Why this listing matters for security
Public-market debuts in cybersecurity have been sparse despite the sector’s size and resilience. Many high-growth names have opted for acquisition instead of the roadshow; even Wiz, once a category rocket ship, chose to be bought by Google. The last wave of notable listings included SentinelOne in 2021 and Rubrik more recently, underscoring how selective the IPO window has been for security vendors.

Netskope’s entrance is also a referendum on Secure Access Service Edge (SASE), the architectural model Gartner popularized to merge networking and security in the cloud era. As enterprises accelerate remote work and SaaS adoption, analysts at Gartner and 451 Research have tracked persistent demand for SASE and adjacent offerings that protect web, cloud, and private apps without traditional perimeter appliances.
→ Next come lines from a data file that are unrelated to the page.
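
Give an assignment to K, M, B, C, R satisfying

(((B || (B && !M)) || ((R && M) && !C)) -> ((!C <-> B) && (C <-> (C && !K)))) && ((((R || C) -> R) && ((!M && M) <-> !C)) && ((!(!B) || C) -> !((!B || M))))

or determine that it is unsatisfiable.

Case C = True: the formula simplifies to ((B || (B && !M)) -> (!B && !K)) && ((R && !((!M && M))) && !((!B || M))).
  B = True: the conjunct (B || (B && !M)) -> (!B && !K) becomes (True || !M) -> (False && !K) = False.
  B = False: the conjunct !((!B || M)) becomes !((True || M)) = False.
Case C = False: the formula simplifies to (((B || (B && !M)) || (R && M)) -> B) && (((R -> R) && (!M && M)) && (!(!B) -> !((!B || M)))).
  M = True: the conjunct !M is False.
  M = False: the conjunct M is False.
Both cases fail — unsatisfiable.

UNSATISFIABLE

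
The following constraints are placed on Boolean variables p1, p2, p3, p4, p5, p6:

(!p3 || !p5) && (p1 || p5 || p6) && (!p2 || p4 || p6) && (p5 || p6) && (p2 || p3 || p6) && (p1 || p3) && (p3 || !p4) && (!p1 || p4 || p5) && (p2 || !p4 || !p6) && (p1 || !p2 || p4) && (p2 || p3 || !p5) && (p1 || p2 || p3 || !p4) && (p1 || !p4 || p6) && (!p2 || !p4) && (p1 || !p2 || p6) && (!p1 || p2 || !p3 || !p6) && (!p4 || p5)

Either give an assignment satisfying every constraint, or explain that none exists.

p1: False; p2: False; p3: True; p4: False; p5: False; p6: True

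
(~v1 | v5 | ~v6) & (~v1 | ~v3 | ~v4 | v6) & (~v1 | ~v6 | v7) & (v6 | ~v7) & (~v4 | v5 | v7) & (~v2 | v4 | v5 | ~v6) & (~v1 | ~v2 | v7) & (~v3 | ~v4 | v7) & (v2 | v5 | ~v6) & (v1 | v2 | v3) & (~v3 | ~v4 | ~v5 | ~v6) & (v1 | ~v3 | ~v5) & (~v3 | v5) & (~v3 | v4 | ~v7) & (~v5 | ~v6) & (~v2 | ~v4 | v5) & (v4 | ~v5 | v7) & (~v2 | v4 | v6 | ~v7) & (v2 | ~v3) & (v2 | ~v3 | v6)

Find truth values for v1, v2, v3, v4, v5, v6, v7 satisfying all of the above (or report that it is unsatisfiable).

v1 = False, v2 = True, v3 = False, v4 = True, v5 = True, v6 = False, v7 = False

Set v1 = False.
Try v2 = False:
  (v1 | v2 | v3) forces v3 = True.
  clause (v2 | ~v3) is falsified — backtrack.
So v2 = True.
Set v3 = False.
Set v4 = True.
  then (~v2 | ~v4 | v5) forces v5 = True.
  then (~v5 | ~v6) forces v6 = False.
  then (v6 | ~v7) forces v7 = False.
All clauses satisfied.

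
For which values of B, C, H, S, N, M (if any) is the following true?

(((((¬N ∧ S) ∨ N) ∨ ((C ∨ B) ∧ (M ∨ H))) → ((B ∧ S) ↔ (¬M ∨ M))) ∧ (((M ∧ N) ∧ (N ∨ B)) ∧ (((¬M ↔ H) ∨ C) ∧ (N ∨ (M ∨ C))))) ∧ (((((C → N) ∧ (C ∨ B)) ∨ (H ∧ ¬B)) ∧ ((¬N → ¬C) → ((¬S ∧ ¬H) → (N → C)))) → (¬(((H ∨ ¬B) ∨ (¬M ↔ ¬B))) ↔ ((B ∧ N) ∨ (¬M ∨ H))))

Case N = True: the formula simplifies to (((B ∧ S) ↔ (¬M ∨ M)) ∧ (M ∧ ((¬M ↔ H) ∨ C))) ∧ ((((C ∨ B) ∨ (H ∧ ¬B)) ∧ ((¬S ∧ ¬H) → C)) → (¬(((H ∨ ¬B) ∨ (¬M ↔ ¬B))) ↔ (B ∨ (¬M ∨ H)))).
  M = True: simplifies to ((B ∧ S) ∧ (¬H ∨ C)) ∧ ((((C ∨ B) ∨ (H ∧ ¬B)) ∧ ((¬S ∧ ¬H) → C)) → (¬(((H ∨ ¬B) ∨ B)) ↔ (B ∨ H))).
    B = True: simplifies to (S ∧ (¬H ∨ C)) ∧ ¬(((¬S ∧ ¬H) → C)).
      S = True: the conjunct ¬(((¬S ∧ ¬H) → C)) becomes ¬((False → C)) = False.
      S = False: the conjunct S is False.
    B = False: the conjunct B is False.
  M = False: the conjunct M is False.
Case N = False: the conjunct N is False.
Both cases fail — unsatisfiable.

Unsatisfiable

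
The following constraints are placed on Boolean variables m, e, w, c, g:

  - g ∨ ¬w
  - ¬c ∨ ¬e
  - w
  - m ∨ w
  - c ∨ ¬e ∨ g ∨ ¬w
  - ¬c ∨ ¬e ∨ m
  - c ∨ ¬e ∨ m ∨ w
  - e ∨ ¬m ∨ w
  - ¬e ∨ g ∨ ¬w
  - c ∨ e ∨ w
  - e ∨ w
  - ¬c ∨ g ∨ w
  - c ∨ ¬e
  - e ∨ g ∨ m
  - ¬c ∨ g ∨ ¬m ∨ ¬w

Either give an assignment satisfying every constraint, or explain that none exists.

m = False, e = False, w = True, c = True, g = True

Unit clause (w) forces w = True.
In (g ∨ ¬w) only g is left, so g = True.
Set m = False.
Set e = False.
Set c = True.
All clauses satisfied.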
Lightspeed’s twin wins: Rubrik and Netskope
Lightspeed emerged as a cornerstone shareholder in both companies. It held 23.9% of Rubrik at its roughly $6.6 billion IPO and owns 19.3% of Netskope, according to the amended S-1. At Netskope’s indicated range of $15 to $17 per share, Lightspeed’s stake would be worth about $1.1 billion on paper at the top end.
The firm first backed Netskope in 2013, leading a $21 million Series B, and stayed active through multiple rounds. ICONIQ Growth is another major holder at 19.2%, with Accel near 9%. Concentrated ownership among seasoned growth investors should help with post-IPO stability but also sets up a meaningful lock-up release to watch once insider shares become eligible for sale.
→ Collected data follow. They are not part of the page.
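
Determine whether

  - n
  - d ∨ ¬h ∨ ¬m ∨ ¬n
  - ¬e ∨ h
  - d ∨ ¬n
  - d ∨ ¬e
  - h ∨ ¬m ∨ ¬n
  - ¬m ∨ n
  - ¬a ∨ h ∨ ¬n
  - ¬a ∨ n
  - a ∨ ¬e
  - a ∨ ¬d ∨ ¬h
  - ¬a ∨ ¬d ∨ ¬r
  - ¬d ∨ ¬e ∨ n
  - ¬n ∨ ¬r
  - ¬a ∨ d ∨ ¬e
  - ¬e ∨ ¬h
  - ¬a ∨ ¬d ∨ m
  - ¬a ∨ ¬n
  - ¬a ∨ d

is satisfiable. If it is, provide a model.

n=T; r=F; e=F; d=T; h=F; a=F; m=F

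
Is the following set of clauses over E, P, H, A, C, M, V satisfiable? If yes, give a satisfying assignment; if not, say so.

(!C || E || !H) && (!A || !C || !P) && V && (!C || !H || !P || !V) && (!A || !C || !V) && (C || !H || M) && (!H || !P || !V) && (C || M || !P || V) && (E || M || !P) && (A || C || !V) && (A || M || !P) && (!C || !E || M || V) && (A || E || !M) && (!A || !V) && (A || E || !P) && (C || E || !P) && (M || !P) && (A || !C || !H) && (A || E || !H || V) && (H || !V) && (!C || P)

Unsatisfiable

Case V = True:
  (!A || !V) forces A = False.
  (A || C || !V) forces C = True.
  (A || !C || !H) forces H = False.
  Clause (H || !V) is falsified — contradiction.
Case V = False:
  Clause (V) is falsified — contradiction.
Both cases fail, so the formula is unsatisfiable.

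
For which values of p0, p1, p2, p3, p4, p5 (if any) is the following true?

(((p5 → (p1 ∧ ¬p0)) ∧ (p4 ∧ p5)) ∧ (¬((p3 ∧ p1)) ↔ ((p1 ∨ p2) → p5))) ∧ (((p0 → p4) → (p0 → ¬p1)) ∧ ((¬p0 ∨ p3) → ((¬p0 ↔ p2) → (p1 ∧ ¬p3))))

p0=F, p1=T, p2=F, p3=F, p4=T, p5=T

  ((p5 → (p1 ∧ ¬p0)) ∧ (p4 ∧ p5)) ∧ (¬((p3 ∧ p1)) ↔ ((p1 ∨ p2) → p5)) = True
    (p5 → (p1 ∧ ¬p0)) ∧ (p4 ∧ p5) = True
      p5 → (p1 ∧ ¬p0) = True
        p1 ∧ ¬p0 = True
          ¬p0 = True
      p4 ∧ p5 = True
    ¬((p3 ∧ p1)) ↔ ((p1 ∨ p2) → p5) = True
      ¬((p3 ∧ p1)) = True
        p3 ∧ p1 = False
      (p1 ∨ p2) → p5 = True
        p1 ∨ p2 = True
  ((p0 → p4) → (p0 → ¬p1)) ∧ ((¬p0 ∨ p3) → ((¬p0 ↔ p2) → (p1 ∧ ¬p3))) = True
    (p0 → p4) → (p0 → ¬p1) = True
      p0 → p4 = True
      p0 → ¬p1 = True
        ¬p1 = False
    (¬p0 ∨ p3) → ((¬p0 ↔ p2) → (p1 ∧ ¬p3)) = True
      ¬p0 ∨ p3 = True
        ¬p0 = True
      (¬p0 ↔ p2) → (p1 ∧ ¬p3) = True
        ¬p0 ↔ p2 = False
          ¬p0 = True
        p1 ∧ ¬p3 = True
          ¬p3 = True
Both conjuncts True, so the formula holds.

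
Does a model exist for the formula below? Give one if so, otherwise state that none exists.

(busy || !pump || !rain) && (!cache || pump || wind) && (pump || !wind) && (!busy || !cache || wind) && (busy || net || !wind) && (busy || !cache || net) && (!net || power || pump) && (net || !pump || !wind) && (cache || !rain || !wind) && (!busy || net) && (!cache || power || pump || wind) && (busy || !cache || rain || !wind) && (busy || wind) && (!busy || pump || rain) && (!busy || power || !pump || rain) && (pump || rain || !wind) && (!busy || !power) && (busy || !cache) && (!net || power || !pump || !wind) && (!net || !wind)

busy = True, pump = True, wind = False, power = False, cache = False, net = True, rain = True

Try busy = False:
  (busy || wind) forces wind = True.
  (pump || !wind) forces pump = True.
  (busy || !pump || !rain) forces rain = False.
  (busy || net || !wind) forces net = True.
  clause (!net || !wind) is falsified — backtrack.
So busy = True.
  then (!busy || net) forces net = True.
  then (!busy || !power) forces power = False.
  then (!net || !wind) forces wind = False.
  then (!busy || !cache || wind) forces cache = False.
  then (!net || power || pump) forces pump = True.
  then (!busy || power || !pump || rain) forces rain = True.
All clauses satisfied.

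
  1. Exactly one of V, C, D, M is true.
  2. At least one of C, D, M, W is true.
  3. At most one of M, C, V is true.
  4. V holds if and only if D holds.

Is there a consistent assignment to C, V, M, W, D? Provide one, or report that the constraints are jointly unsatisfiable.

C = True; V = False; M = False; W = True; D = False

  (1) {V, C, D, M}: 1 true — exactly one ✓
  (2) {C, D, M, W}: 2 true — at least one ✓
  (3) {M, C, V}: 1 true — at most one ✓
  (4) V=F, D=F — same ✓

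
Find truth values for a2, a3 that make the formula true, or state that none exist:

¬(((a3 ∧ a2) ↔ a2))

a2 = True; a3 = False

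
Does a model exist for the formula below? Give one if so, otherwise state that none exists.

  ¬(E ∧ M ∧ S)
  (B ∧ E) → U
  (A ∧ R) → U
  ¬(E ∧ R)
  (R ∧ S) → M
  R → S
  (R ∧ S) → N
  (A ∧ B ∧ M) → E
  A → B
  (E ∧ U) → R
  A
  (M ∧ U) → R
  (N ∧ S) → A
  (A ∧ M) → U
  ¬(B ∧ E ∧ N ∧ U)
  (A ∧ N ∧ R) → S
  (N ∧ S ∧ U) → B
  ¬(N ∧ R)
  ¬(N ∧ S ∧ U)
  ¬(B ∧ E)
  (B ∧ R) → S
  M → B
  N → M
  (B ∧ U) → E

Unit clause (A) forces A = True.
In (¬A ∨ B) only B is left, so B = True.
In (¬B ∨ ¬E) only ¬E is left, so E = False.
In (¬B ∨ E ∨ ¬U) only ¬U is left, so U = False.
In (¬A ∨ ¬B ∨ E ∨ ¬M) only ¬M is left, so M = False.
In (¬A ∨ ¬R ∨ U) only ¬R is left, so R = False.
In (M ∨ ¬N) only ¬N is left, so N = False.
Set S = True.
All clauses satisfied.

S: True; N: False; R: False; E: False; B: True; U: False; M: False; A: True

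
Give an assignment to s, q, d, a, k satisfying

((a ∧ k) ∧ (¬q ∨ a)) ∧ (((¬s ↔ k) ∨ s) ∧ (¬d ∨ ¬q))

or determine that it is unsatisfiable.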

Inside Netskope’s numbers and position
Netskope is best known for SASE capabilities such as secure web gateway and firewall delivered as a service, aimed at safeguarding traffic across cloud and remote environments. Its closest public comparables are Zscaler and Palo Alto Networks, both of which have leaned into cloud-delivered security and zero trust architectures.
Per the company’s filing, revenue for the first half of the year rose to $328.5 million from $251.3 million a year earlier, while net loss narrowed to $169.5 million from $206.7 million. The growth-improving-losses profile is key in today’s market, where investors are awarding premium multiples to security names showing durable expansion with a credible path to operating efficiency.
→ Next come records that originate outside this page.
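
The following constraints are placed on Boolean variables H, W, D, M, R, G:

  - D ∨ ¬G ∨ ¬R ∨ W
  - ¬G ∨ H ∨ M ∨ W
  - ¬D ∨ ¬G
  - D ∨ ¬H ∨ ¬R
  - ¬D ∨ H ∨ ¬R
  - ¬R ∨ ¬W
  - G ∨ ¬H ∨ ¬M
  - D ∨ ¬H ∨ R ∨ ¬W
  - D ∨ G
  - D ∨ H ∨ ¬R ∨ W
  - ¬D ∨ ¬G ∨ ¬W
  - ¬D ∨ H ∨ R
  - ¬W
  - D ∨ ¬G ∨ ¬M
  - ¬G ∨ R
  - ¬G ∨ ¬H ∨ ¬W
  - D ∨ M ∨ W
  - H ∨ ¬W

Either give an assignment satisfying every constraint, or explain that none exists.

H = True, W = False, D = True, M = False, R = True, G = False

Unit clause (¬W) forces W = False.
Set H = True.
Set D = True.
  then (¬D ∨ ¬G) forces G = False.
  then (G ∨ ¬H ∨ ¬M) forces M = False.
Set R = True.
All clauses satisfied.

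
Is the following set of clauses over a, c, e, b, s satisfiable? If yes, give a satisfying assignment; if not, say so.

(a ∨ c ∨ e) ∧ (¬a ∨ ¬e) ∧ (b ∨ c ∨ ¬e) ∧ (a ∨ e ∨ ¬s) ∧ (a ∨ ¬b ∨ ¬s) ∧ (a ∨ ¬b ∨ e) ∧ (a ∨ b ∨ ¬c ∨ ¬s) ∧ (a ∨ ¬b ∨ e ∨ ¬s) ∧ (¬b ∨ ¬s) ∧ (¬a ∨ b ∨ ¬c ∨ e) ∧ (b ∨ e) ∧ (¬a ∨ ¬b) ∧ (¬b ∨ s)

Set a = False.
Set c = True.
Try e = False:
  (a ∨ e ∨ ¬s) forces s = False.
  (a ∨ ¬b ∨ e) forces b = False.
  clause (b ∨ e) is falsified — backtrack.
So e = True.
Set b = False.
  then (a ∨ b ∨ ¬c ∨ ¬s) forces s = False.
All clauses satisfied.

a = False, c = True, e = True, b = False, s = False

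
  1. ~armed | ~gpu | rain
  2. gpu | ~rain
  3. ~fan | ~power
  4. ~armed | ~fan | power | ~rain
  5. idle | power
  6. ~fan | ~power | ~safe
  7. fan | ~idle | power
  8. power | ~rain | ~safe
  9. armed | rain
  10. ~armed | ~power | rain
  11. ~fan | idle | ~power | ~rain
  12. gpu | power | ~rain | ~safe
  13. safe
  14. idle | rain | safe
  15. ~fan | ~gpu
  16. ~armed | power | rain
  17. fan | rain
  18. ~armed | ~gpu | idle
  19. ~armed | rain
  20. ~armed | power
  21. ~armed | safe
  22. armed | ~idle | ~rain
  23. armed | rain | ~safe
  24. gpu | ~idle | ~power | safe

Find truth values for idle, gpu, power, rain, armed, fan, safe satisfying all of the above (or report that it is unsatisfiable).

idle=T; gpu=T; power=T; rain=T; armed=T; fan=F; safe=T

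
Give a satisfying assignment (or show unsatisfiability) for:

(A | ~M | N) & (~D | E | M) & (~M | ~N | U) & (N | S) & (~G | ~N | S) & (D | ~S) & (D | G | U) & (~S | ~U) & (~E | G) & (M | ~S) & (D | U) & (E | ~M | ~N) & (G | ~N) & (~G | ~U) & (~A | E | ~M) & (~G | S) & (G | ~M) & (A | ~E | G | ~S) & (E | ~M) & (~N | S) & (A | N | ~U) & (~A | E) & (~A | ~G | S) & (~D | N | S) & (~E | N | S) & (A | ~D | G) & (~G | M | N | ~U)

S = True; M = True; U = False; N = False; E = True; A = True; D = True; G = True

Try S = False:
  (N | S) forces N = True.
  clause (~N | S) is falsified — backtrack.
So S = True.
  then (D | ~S) forces D = True.
  then (~S | ~U) forces U = False.
  then (M | ~S) forces M = True.
  then (G | ~M) forces G = True.
  then (E | ~M) forces E = True.
  then (~M | ~N | U) forces N = False.
  then (A | ~M | N) forces A = True.
All clauses satisfied.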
Netskope’s cap table also reflects the late-stage capital dynamics of the past few years. The company was valued at $7.5 billion in 2021 when ICONIQ Growth led a $300 million Series H, and it later issued a $401 million convertible note in 2023. Those financings provided fuel to expand platform breadth and global go-to-market, but they also set a high watermark for today’s public valuation test.
Valuation check and the IPO barometer
At a potential $6.5 billion valuation, Netskope would join the cohort of venture-backed companies listing below their last private marks—a not-uncommon outcome in this cycle. Other recent examples include firms like Chime and Hinge Health. Still, investor appetite is not uniformly cautious: some new listings, including Figma and Circle, have traded strongly out of the gate, suggesting a market that rewards clear category leadership and efficient growth.
For security specifically, public comps provide a favorable backdrop. Large buyers continue consolidating vendors to simplify operations, and cloud-delivered controls remain priority spend even as IT budgets tighten. The question for Netskope will be the blend of growth, gross margins, and sales efficiency it can sustain—and how closely it can track the best-in-class benchmarks set by cloud security leaders.
What to watch after the bell
Beyond first-day trading, watch retention metrics, upsell from initial SASE footholds, and momentum with large enterprise accounts where multi-year commitments drive durability. Any commentary on converting the convertible note, operating cash flow cadence, and international expansion will also be telling for medium-term profitability.
Rubrik’s post-IPO performance provides a nearby yardstick: investors have favored security names that can pair platform expansion with disciplined sales productivity. If Netskope hits those marks, Lightspeed’s back-to-back listings could be remembered as the moment the cybersecurity IPO market finally reopened—selectively, but decisively.